As the Winter Olympics approaches, you might be interested in information about the US Ski Team.
Benefits of Watching Olympic Skiers
Even if you have no interest in ski racing, observing Olympic ski racers is a great way to improve your ski technique. Be sure to watch the racer’s alignment, as well as their economy of movement. Additionally, it’s helpful to listen to the commentary, which is usually done by former ski racers. After years of Olympic racing, these men and women have a unique understanding of the nuances and subtleties of the sport.
United States Ski and Snowboard Association
While the US Ski Team is involved in the training of elite winter sport athletes, the United States Ski and Snowboard Association is the national governing body for Olympic skiing and snowboarding. It is also the parent organization for both the US Ski Team and the US Snowboard Team.
The United States Ski and Snowboard Association is governed by a 21-member board of directors, which works under the auspices of the US Olympic Committee. In order to understand the complex relationship between these organizations, it behooves you to look at their history.
The History of the US Ski Team
Although the first US Ski team was officially named in 1966, the team had been participating in the Winter Olympic Games since 1924. Today, it is comprised of the alpine, freestyle, jumping and adaptive ski teams.
The real history of the organization dates back to 1905, when the National Ski Association was formed. In 1962, it was renamed as the US Ski Association. Its headquarters were moved from Michigan to Colorado Springs, Colorado.
As skiing gained popularity in the United States and Europe, a need for an international governing body became apparent. Thus, in 1910, the International Ski Commission was formed, with the purpose of monitoring the global development of skiing. 14 years later, the inaugural Winter Olympic Games were held in Chamonix, France.

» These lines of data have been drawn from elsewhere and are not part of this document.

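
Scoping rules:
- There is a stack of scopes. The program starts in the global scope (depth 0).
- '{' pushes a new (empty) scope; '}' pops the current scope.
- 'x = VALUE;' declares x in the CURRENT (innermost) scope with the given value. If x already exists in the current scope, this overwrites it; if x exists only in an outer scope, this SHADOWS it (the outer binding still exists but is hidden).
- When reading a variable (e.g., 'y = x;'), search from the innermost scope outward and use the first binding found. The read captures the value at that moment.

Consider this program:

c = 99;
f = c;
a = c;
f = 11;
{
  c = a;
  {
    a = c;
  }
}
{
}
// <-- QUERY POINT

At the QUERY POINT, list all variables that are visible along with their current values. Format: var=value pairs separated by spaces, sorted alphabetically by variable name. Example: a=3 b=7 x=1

Step 1: declare c=99 at depth 0
Step 2: declare f=(read c)=99 at depth 0
Step 3: declare a=(read c)=99 at depth 0
Step 4: declare f=11 at depth 0
Step 5: enter scope (depth=1)
Step 6: declare c=(read a)=99 at depth 1
Step 7: enter scope (depth=2)
Step 8: declare a=(read c)=99 at depth 2
Step 9: exit scope (depth=1)
Step 10: exit scope (depth=0)
Step 11: enter scope (depth=1)
Step 12: exit scope (depth=0)
Visible at query point: a=99 c=99 f=11

Answer: a=99 c=99 f=11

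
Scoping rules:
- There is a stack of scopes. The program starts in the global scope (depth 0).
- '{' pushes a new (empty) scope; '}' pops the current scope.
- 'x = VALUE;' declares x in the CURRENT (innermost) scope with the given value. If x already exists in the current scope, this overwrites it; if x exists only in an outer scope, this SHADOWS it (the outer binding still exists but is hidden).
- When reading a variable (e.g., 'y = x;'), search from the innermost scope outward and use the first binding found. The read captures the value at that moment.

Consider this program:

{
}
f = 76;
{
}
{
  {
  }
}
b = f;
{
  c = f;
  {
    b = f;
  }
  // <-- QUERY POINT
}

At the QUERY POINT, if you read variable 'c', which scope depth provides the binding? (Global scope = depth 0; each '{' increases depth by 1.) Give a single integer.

Step 1: enter scope (depth=1)
Step 2: exit scope (depth=0)
Step 3: declare f=76 at depth 0
Step 4: enter scope (depth=1)
Step 5: exit scope (depth=0)
Step 6: enter scope (depth=1)
Step 7: enter scope (depth=2)
Step 8: exit scope (depth=1)
Step 9: exit scope (depth=0)
Step 10: declare b=(read f)=76 at depth 0
Step 11: enter scope (depth=1)
Step 12: declare c=(read f)=76 at depth 1
Step 13: enter scope (depth=2)
Step 14: declare b=(read f)=76 at depth 2
Step 15: exit scope (depth=1)
Visible at query point: b=76 c=76 f=76

Answer: 1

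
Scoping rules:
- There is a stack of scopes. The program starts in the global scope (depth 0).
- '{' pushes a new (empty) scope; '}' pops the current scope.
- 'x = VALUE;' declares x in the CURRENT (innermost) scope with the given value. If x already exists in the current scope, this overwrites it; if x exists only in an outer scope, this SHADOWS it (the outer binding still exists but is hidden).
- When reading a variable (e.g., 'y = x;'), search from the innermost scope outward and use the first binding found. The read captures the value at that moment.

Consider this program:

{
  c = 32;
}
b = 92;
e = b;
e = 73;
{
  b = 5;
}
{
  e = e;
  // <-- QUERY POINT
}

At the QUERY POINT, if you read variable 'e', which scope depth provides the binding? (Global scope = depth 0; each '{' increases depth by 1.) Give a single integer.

Step 1: enter scope (depth=1)
Step 2: declare c=32 at depth 1
Step 3: exit scope (depth=0)
Step 4: declare b=92 at depth 0
Step 5: declare e=(read b)=92 at depth 0
Step 6: declare e=73 at depth 0
Step 7: enter scope (depth=1)
Step 8: declare b=5 at depth 1
Step 9: exit scope (depth=0)
Step 10: enter scope (depth=1)
Step 11: declare e=(read e)=73 at depth 1
Visible at query point: b=92 e=73

Answer: 1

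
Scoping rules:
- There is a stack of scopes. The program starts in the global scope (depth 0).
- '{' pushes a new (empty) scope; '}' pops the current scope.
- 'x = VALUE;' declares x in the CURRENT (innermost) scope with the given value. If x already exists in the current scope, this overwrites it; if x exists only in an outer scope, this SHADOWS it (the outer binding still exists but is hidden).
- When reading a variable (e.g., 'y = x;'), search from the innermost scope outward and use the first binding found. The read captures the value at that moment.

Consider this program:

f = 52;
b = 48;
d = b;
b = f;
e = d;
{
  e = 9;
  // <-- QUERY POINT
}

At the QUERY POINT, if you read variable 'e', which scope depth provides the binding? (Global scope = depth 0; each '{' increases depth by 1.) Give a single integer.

Step 1: declare f=52 at depth 0
Step 2: declare b=48 at depth 0
Step 3: declare d=(read b)=48 at depth 0
Step 4: declare b=(read f)=52 at depth 0
Step 5: declare e=(read d)=48 at depth 0
Step 6: enter scope (depth=1)
Step 7: declare e=9 at depth 1
Visible at query point: b=52 d=48 e=9 f=52

Answer: 1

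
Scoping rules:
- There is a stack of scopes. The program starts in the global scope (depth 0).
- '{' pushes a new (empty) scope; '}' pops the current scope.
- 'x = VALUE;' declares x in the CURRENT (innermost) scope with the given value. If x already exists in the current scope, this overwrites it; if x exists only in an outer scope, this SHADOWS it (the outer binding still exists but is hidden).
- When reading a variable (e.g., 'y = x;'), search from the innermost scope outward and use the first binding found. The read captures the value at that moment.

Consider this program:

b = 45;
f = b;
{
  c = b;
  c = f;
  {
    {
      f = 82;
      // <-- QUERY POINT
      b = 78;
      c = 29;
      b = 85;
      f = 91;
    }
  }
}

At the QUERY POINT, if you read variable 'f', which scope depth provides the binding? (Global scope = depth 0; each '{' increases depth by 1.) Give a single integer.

Answer: 3

Derivation:
Step 1: declare b=45 at depth 0
Step 2: declare f=(read b)=45 at depth 0
Step 3: enter scope (depth=1)
Step 4: declare c=(read b)=45 at depth 1
Step 5: declare c=(read f)=45 at depth 1
Step 6: enter scope (depth=2)
Step 7: enter scope (depth=3)
Step 8: declare f=82 at depth 3
Visible at query point: b=45 c=45 f=82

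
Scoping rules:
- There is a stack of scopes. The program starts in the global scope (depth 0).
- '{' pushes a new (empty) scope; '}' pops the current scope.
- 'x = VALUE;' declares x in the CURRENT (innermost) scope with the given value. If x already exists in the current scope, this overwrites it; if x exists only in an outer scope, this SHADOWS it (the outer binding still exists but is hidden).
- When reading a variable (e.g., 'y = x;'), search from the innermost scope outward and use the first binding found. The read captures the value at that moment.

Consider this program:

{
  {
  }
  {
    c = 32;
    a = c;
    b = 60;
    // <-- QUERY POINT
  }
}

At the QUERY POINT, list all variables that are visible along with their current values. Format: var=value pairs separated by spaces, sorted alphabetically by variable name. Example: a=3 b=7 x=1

Answer: a=32 b=60 c=32

Derivation:
Step 1: enter scope (depth=1)
Step 2: enter scope (depth=2)
Step 3: exit scope (depth=1)
Step 4: enter scope (depth=2)
Step 5: declare c=32 at depth 2
Step 6: declare a=(read c)=32 at depth 2
Step 7: declare b=60 at depth 2
Visible at query point: a=32 b=60 c=32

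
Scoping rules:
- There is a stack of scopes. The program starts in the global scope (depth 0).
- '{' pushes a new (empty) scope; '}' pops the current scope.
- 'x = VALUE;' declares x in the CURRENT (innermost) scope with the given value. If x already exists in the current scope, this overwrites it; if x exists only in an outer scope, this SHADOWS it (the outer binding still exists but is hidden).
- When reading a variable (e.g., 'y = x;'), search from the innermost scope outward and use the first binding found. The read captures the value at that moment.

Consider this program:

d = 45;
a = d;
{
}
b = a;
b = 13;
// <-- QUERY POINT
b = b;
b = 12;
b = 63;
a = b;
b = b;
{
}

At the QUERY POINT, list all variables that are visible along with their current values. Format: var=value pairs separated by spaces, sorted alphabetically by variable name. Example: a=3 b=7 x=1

Answer: a=45 b=13 d=45

Derivation:
Step 1: declare d=45 at depth 0
Step 2: declare a=(read d)=45 at depth 0
Step 3: enter scope (depth=1)
Step 4: exit scope (depth=0)
Step 5: declare b=(read a)=45 at depth 0
Step 6: declare b=13 at depth 0
Visible at query point: a=45 b=13 d=45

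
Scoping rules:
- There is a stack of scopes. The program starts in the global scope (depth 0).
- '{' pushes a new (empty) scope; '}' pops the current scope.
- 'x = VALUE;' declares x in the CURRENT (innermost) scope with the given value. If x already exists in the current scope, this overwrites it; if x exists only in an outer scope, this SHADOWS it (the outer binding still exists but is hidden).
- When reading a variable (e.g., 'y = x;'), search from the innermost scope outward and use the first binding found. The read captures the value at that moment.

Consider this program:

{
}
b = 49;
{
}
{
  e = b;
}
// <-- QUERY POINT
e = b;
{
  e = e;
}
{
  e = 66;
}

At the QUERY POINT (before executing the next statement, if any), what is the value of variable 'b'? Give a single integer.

Answer: 49

Derivation:
Step 1: enter scope (depth=1)
Step 2: exit scope (depth=0)
Step 3: declare b=49 at depth 0
Step 4: enter scope (depth=1)
Step 5: exit scope (depth=0)
Step 6: enter scope (depth=1)
Step 7: declare e=(read b)=49 at depth 1
Step 8: exit scope (depth=0)
Visible at query point: b=49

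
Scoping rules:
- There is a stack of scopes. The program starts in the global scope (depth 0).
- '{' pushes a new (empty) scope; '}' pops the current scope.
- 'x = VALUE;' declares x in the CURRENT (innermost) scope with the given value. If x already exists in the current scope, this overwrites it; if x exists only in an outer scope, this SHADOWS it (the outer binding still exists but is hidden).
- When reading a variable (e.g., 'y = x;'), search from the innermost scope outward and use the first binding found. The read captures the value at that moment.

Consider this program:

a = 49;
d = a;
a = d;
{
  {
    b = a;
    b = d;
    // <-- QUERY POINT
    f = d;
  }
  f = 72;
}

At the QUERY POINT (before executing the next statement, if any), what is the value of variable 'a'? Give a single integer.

Step 1: declare a=49 at depth 0
Step 2: declare d=(read a)=49 at depth 0
Step 3: declare a=(read d)=49 at depth 0
Step 4: enter scope (depth=1)
Step 5: enter scope (depth=2)
Step 6: declare b=(read a)=49 at depth 2
Step 7: declare b=(read d)=49 at depth 2
Visible at query point: a=49 b=49 d=49

Answer: 49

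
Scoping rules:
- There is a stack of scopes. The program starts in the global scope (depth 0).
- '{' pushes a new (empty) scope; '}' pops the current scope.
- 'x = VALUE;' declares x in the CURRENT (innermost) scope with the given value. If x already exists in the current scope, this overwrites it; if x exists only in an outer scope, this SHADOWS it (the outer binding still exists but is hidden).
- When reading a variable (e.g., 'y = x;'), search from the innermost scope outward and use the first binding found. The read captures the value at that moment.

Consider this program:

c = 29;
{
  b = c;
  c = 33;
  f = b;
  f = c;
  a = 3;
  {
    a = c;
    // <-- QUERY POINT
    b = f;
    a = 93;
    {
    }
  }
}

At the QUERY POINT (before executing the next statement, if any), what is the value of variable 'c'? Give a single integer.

Step 1: declare c=29 at depth 0
Step 2: enter scope (depth=1)
Step 3: declare b=(read c)=29 at depth 1
Step 4: declare c=33 at depth 1
Step 5: declare f=(read b)=29 at depth 1
Step 6: declare f=(read c)=33 at depth 1
Step 7: declare a=3 at depth 1
Step 8: enter scope (depth=2)
Step 9: declare a=(read c)=33 at depth 2
Visible at query point: a=33 b=29 c=33 f=33

Answer: 33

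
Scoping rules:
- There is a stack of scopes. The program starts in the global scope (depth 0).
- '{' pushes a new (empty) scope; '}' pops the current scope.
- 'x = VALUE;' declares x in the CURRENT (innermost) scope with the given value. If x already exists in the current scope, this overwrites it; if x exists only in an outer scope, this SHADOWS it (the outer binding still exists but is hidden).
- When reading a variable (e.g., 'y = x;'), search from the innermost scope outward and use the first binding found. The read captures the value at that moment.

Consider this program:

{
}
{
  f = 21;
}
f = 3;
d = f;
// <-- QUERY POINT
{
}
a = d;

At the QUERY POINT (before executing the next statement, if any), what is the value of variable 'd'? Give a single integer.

Answer: 3

Derivation:
Step 1: enter scope (depth=1)
Step 2: exit scope (depth=0)
Step 3: enter scope (depth=1)
Step 4: declare f=21 at depth 1
Step 5: exit scope (depth=0)
Step 6: declare f=3 at depth 0
Step 7: declare d=(read f)=3 at depth 0
Visible at query point: d=3 f=3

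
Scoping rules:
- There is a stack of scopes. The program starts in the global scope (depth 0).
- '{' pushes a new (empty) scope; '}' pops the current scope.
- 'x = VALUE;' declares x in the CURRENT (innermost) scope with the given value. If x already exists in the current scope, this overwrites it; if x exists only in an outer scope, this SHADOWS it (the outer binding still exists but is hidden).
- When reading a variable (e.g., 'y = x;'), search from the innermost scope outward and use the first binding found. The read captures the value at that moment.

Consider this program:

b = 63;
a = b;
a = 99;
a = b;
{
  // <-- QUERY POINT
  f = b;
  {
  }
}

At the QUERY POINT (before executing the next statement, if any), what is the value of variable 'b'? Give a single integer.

Step 1: declare b=63 at depth 0
Step 2: declare a=(read b)=63 at depth 0
Step 3: declare a=99 at depth 0
Step 4: declare a=(read b)=63 at depth 0
Step 5: enter scope (depth=1)
Visible at query point: a=63 b=63

Answer: 63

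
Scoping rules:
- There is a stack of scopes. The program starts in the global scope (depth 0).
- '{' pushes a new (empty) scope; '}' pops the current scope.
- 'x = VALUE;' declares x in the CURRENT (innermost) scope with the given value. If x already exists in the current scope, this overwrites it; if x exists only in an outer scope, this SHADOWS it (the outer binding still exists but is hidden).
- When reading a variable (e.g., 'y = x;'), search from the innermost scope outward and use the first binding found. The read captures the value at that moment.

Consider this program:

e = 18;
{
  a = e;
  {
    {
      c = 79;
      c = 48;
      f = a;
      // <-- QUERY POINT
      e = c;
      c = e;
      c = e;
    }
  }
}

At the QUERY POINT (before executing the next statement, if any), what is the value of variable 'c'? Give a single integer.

Answer: 48

Derivation:
Step 1: declare e=18 at depth 0
Step 2: enter scope (depth=1)
Step 3: declare a=(read e)=18 at depth 1
Step 4: enter scope (depth=2)
Step 5: enter scope (depth=3)
Step 6: declare c=79 at depth 3
Step 7: declare c=48 at depth 3
Step 8: declare f=(read a)=18 at depth 3
Visible at query point: a=18 c=48 e=18 f=18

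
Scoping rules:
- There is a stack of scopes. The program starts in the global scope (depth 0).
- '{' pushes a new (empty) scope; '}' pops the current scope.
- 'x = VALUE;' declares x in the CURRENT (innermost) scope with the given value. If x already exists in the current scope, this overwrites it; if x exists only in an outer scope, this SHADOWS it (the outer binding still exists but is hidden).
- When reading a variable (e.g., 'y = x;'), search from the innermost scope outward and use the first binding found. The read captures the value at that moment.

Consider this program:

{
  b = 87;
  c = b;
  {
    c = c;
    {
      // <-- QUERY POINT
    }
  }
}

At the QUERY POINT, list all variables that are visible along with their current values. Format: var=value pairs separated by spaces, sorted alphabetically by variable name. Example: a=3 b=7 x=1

Answer: b=87 c=87

Derivation:
Step 1: enter scope (depth=1)
Step 2: declare b=87 at depth 1
Step 3: declare c=(read b)=87 at depth 1
Step 4: enter scope (depth=2)
Step 5: declare c=(read c)=87 at depth 2
Step 6: enter scope (depth=3)
Visible at query point: b=87 c=87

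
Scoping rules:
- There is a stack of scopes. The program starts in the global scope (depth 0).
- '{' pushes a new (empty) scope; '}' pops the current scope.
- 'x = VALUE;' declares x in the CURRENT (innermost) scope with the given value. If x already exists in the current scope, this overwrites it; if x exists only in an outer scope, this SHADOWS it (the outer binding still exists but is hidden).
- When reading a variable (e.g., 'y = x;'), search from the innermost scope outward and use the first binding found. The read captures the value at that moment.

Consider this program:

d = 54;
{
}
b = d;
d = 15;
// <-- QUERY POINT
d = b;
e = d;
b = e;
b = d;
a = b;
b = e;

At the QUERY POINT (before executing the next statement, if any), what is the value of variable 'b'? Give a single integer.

Step 1: declare d=54 at depth 0
Step 2: enter scope (depth=1)
Step 3: exit scope (depth=0)
Step 4: declare b=(read d)=54 at depth 0
Step 5: declare d=15 at depth 0
Visible at query point: b=54 d=15

Answer: 54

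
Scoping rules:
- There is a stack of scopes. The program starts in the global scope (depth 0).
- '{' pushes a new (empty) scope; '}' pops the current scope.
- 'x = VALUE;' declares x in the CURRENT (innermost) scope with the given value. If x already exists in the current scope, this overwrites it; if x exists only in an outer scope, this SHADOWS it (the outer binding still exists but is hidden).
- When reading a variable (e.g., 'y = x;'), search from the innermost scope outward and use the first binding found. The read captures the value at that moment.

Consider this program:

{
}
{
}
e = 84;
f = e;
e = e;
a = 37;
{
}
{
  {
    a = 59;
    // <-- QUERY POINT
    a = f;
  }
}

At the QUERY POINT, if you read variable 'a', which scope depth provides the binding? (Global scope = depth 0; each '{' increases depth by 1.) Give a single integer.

Step 1: enter scope (depth=1)
Step 2: exit scope (depth=0)
Step 3: enter scope (depth=1)
Step 4: exit scope (depth=0)
Step 5: declare e=84 at depth 0
Step 6: declare f=(read e)=84 at depth 0
Step 7: declare e=(read e)=84 at depth 0
Step 8: declare a=37 at depth 0
Step 9: enter scope (depth=1)
Step 10: exit scope (depth=0)
Step 11: enter scope (depth=1)
Step 12: enter scope (depth=2)
Step 13: declare a=59 at depth 2
Visible at query point: a=59 e=84 f=84

Answer: 2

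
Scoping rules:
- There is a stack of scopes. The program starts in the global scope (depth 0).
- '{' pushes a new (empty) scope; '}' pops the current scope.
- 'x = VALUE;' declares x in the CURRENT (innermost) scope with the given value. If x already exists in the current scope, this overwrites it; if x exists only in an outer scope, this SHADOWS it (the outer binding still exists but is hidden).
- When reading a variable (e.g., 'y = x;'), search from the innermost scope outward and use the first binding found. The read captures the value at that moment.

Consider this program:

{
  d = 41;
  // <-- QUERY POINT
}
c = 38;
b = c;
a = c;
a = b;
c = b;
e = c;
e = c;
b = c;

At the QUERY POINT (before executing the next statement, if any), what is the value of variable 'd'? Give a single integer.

Answer: 41

Derivation:
Step 1: enter scope (depth=1)
Step 2: declare d=41 at depth 1
Visible at query point: d=41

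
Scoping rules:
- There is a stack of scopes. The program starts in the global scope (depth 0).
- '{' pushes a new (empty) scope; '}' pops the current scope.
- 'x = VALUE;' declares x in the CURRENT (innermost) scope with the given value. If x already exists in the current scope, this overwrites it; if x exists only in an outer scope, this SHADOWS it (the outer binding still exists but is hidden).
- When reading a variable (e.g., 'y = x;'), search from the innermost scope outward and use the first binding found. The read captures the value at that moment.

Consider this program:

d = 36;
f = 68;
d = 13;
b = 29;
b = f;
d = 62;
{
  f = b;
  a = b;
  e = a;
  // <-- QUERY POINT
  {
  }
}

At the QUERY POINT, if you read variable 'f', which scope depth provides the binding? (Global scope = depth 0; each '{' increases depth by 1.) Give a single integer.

Step 1: declare d=36 at depth 0
Step 2: declare f=68 at depth 0
Step 3: declare d=13 at depth 0
Step 4: declare b=29 at depth 0
Step 5: declare b=(read f)=68 at depth 0
Step 6: declare d=62 at depth 0
Step 7: enter scope (depth=1)
Step 8: declare f=(read b)=68 at depth 1
Step 9: declare a=(read b)=68 at depth 1
Step 10: declare e=(read a)=68 at depth 1
Visible at query point: a=68 b=68 d=62 e=68 f=68

Answer: 1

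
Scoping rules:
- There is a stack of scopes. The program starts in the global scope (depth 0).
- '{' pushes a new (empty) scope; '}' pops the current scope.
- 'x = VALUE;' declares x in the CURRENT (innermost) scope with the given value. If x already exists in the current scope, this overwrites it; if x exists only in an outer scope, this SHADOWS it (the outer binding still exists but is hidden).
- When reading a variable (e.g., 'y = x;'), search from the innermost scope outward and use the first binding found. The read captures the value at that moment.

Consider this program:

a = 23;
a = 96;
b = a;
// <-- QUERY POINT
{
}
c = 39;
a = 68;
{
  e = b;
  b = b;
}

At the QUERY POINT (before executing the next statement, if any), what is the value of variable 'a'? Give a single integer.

Answer: 96

Derivation:
Step 1: declare a=23 at depth 0
Step 2: declare a=96 at depth 0
Step 3: declare b=(read a)=96 at depth 0
Visible at query point: a=96 b=96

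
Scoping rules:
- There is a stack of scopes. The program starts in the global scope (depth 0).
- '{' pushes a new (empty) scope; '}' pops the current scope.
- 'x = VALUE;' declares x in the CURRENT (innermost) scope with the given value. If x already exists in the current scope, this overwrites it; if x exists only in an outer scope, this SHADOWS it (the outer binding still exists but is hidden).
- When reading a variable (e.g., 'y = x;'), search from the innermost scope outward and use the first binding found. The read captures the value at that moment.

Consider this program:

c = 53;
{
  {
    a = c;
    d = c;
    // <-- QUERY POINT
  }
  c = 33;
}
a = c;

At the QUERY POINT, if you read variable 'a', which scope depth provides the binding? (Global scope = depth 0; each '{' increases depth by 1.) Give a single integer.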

United States Olympic athletes participated in the 1924, 1928 and 1932 Winter Olympic games. The Lake Placid Olympics, held in 1932, were the first Olympic Games held in the United States.
Speaking of firsts, the first US Olympic alpine medal was won by a woman. In 1948, Gretchen Fraser won the alpine and slalom events in St. Moritz, Switzerland. Germany and Japan were banned from this event. US men would not win their first event until 1962. This occurred at the Olympic Games in Innsbruck, Austria. Billy Kidd of Stowe Vermont won a silver medal for slalom, and Jimmy Heuga of Tahoe City, California took the slalom bronze. Jean Saubert of Hillborough, Oregon tied for a silver in giant slalom, and won a silver in slalom.
In 1965, an official US Ski Team was formed. Bob Beattie became its full-time alpine coach. The team moved its headquarters to Park City in 1974, and were joined by the United States Ski and Snowboarding Association in 1988. The Park City Center of Excellence is scheduled to open in Spring of 2009. It will feature a climbing wall, a nutrition center, a gym and other ski fitness facilities.
Types of Olympic Races
Slalom, downhill, giant slalom; what does it all mean?
- Slalom races are relatively short. The gates are close together, so athletes must have excellent short radius turns. The position of the gates is changed after each run. The top skiers of the first run will qualify to do a second run, which happens later on the same day. Whoever has the fastest combined times wins the race.
- Giant slalom is similar to slalom. However, there are fewer gates, so competitors have to make wider turns.
- Super giant slalom races are run on a shorter course than giant slalom, but shorter than downhill.
- Downhill races are long, high-speed races. The skiers only make one run. The fastest is the winner.
- Combined events consist of one downhill run, which is followed by two slalom runs.